[e2e] Question the other way round:
Joe Touch
touch at isi.edu
Tue Nov 19 10:15:23 PST 2013
On 11/19/2013 10:09 AM, Dave Crocker wrote:
> On 11/19/2013 9:07 AM, Joe Touch wrote:
>>
>>
>> On 11/15/2013 1:42 PM, Detlef Bosau wrote:
>>> Why do we need congestion at all?
>>
>> No, but only if you use circuits. But then you've pushed the
>> "congestion" overload situation to the circuit setup time, and not all
>> circuits will succeed.
>>
>> Or you could be omniscient ;-)
>>
>> Otherwise, you need to deal with the fact that sometimes two packets
>> want to go to the same output port and can't, and you didn't find that
>> out until they collided.
>
>
>
> Given the complete generality of the question that was asked, is there
> something fundamentally deficient in the answer in:
>
> http://en.wikipedia.org/wiki/Congestion_control#Congestion_control
>
> ?
>
> In particular, I think it's opening sentence is quite reasonable.

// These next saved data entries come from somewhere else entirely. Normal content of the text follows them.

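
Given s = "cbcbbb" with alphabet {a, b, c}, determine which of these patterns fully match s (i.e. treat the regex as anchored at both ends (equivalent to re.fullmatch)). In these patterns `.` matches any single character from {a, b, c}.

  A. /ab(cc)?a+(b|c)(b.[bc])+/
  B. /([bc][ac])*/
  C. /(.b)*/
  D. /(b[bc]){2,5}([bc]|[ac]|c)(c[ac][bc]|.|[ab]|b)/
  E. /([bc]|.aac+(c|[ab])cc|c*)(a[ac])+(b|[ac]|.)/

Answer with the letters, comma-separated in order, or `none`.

C

A → no match — must start with "ab"
B → no match
C → match
D → no match — must start with "b"
E → no match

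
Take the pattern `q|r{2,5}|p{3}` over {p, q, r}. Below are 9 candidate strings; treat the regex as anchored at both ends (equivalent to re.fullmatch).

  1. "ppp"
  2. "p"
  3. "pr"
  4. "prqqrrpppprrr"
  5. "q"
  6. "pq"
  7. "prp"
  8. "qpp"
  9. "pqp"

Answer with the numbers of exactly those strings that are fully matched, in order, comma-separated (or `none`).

1, 5

1 → match
2 → no match
3 → no match
4 → no match
5 → match
6 → no match
7 → no match
8 → no match
9 → no match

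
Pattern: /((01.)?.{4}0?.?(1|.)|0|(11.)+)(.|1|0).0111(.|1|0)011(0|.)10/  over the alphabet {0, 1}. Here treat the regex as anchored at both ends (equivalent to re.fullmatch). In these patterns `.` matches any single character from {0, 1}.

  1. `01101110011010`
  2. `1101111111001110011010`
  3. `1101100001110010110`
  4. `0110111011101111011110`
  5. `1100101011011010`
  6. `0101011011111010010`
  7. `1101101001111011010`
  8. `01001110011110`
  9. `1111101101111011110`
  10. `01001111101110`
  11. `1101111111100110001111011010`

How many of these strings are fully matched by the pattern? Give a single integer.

6

1 → match
2 → match
3 → no match
4 → match
5 → no match
6 → no match
7 → match
8 → match
9 → match
10 → no match
11 → no match
Total matched: 6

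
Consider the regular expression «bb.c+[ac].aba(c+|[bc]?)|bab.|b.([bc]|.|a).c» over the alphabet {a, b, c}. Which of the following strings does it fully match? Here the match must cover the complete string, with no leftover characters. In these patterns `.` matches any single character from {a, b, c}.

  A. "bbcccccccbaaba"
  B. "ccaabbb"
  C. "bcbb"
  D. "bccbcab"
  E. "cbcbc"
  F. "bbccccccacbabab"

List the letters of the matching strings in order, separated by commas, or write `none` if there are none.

none

A → no match
B → no match
C → no match
D → no match
E → no match
F → no match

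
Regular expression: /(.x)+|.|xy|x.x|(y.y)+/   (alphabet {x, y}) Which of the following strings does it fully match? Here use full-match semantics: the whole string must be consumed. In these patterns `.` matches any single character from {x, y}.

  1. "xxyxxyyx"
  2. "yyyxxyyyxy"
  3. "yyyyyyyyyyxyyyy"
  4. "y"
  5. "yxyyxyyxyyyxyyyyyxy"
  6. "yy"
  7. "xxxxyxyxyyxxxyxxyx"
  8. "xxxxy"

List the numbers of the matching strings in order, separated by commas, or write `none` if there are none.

3, 4

1. "xxyxxyyx" → no match
2. "yyyxxyyyxy" → no match
3 → match
4. "y" → match
5 → no match
6. "yy" → no match
7 → no match
8. "xxxxy" → no match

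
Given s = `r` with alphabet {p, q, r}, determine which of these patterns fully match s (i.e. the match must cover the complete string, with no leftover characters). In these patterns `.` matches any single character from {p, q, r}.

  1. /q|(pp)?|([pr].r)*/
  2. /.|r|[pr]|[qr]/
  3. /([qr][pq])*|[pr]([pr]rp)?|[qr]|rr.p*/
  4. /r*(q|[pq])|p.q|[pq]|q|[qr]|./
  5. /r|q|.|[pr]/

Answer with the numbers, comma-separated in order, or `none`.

1 → no match
2 → match
3 → match
4 → match
5 → match

2, 3, 4, 5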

I agree, but it jumps in assuming packets. Given packets, it's easy to
assume that oversubscription is the natural consequence of avoiding
congestion.
But it isn't if you have a-priori known traffic patterns - as are
increasingly common inside data centers, as well as for some past
circuit use cases.
I.e., the opening sentence assumes that all congestion control is
reactive. It can be proactive given the right information.